While I was there, I met Ed Kaufmann, one of the roasters, who was happy to show me the minutiae of coffee roasting.
The process starts with the green coffee beans. These beans are delivered from the farms in big burlap sacks that crowd much of the warehouse’s space.
First, the beans are siphoned into the roasting machine, a German Probat from the 1950s, complete with retro control panels, straight out of a sci-fi film. The roaster, powered by natural gas, gets up to a stifling 400 degrees while the beans tumble around within its steel walls. It, understandably, gets a bit loud during this part, so Ed hands me a pair of earmuffs.

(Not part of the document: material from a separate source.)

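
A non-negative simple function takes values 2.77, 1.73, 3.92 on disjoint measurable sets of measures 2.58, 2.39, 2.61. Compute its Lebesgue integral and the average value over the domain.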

The next 15 minutes are a combination of timing and intuition on Ed’s part. He constantly checks the beans for the right color and the perfect aroma. Once he’s satisfied with the roast, the beans are released into the cooling tray where they are spun around by steel brushes until they reach room temperature. Finally, the beans are ejected into plastic barrels to be scooped out into individual bags and prepared for shipping.
The process seems so simple—it takes less than 20 minutes—but without experience, most of us would end up with a batch of badly burned beans.
In addition to roasting beans in Red Hook, Stumptown recently opened up a tasting room in the front. The room itself is beautiful, with lots of rustic wood and industrial metal throughout.
Not unlike a tasting room at a winery, the Stumptown tasting room allows visitors to select from up to 18 varietals of coffee and four different brewing methods, including pour-over, Chemex, AeroPress, and French pressed—all freshly roasted, of course.
You won’t find any espresso machines here, and if you want milk or sugar, you’re out of luck. It’s so good you may not miss any of those things, either. This tasting room is all about the expression of coffee.
If you’re nervous that you can’t get your double tall half-caf skim latte, you shouldn’t be alarmed—the baristas are all incredibly friendly and will help you find a cup to suit your tastes.
They also sell various brewing equipment for home use, so if you absolutely must have your own Chemex or AeroPress (skim latte, be damned), you’re in luck.
I rode my bike across the Brooklyn Bridge in 90 degree weather to drink hot coffee, which should speak volumes to Stumptown’s appeal. Although, if you go this summer, get a cab. You’ll thank me later.